Interestingly, I've found that perhaps predictably, the larger more comprehensive biographies, say McCullough's John Adams, provide considerably more depth and perspective into the lives of these men than a shorter volume can possibly offer.
Madison was, unquestionably, a brilliant man. Socially awkward and sickly throughout his life (Washington Irving famously described him as ‘a withered little Apple-John'), he was third in the so-called "Virginia Dynasty" that made up four of the first five presidents. Madison was, like Jefferson, born into a prominent Virginia planting family, and also like Jefferson, Madison didn't fight in the Revolution but did serve in the Virginia House of Delegates. He attended the first and second Continental Congress before going on to help organize the Constitutional Convention. He was the primary author of the Bill of Rights (though he opposed it), and eventually went on to win election in the U.S. House of Representatives.
Though he favored a strong federal government during the debate over the Constitution and collaborated with Alexander Hamilton and John Jay in its defense in the pages of their seminal work, The Federalist, he eventually came to be known as a staunch Democratic-Republican, as he and Jefferson effectively created America's first political party. He served as Secretary of State in the Jefferson administration and went on to serve two terms as President, presiding over the War of 1812.
Despite this kind of prestigious service to his country, as a young man...
Madison did and said a number of improper things while he was at Princeton, writing abusive poems about students who belonged to the other of the college’s two debating societies.

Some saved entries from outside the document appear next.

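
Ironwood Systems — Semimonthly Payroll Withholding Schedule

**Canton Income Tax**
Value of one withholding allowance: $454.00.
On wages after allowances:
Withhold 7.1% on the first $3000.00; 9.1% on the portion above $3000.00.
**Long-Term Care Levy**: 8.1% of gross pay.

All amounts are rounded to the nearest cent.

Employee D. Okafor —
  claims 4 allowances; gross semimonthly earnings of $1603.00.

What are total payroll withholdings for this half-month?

Canton Income Tax: taxable = $1603.00 − 4×$454.00 = $-213.00
  Taxable ≤ 0 → $0.00
Long-Term Care Levy: 8.1% × $1603.00 = $129.84
Total: $0.00 + $129.84 = $129.84

$129.84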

Madison’s squibs are filled with talk about whoring, pimping, chamber pots and other sophomoric paraphernalia.
Another hilarious if improbable moment comes when Hamilton and Madison, while chatting on a New York City street, "laugh and play with a monkey that was climbing in a neighbor’s yard.” God, I would have loved to have witnessed that.
Ultimately, the reader comes away with an impression of Madison that would feel appropriate in describing so many modern public figures: a man occasionally willing to compromise principles for political expediency, seeing fit to shift his philosophies to suit his best interests. As Brookhiser points out in the book's conclusion, "He supported a stronger national government when he expected to be influential in it and stronger state governments when his power base shifted to that level."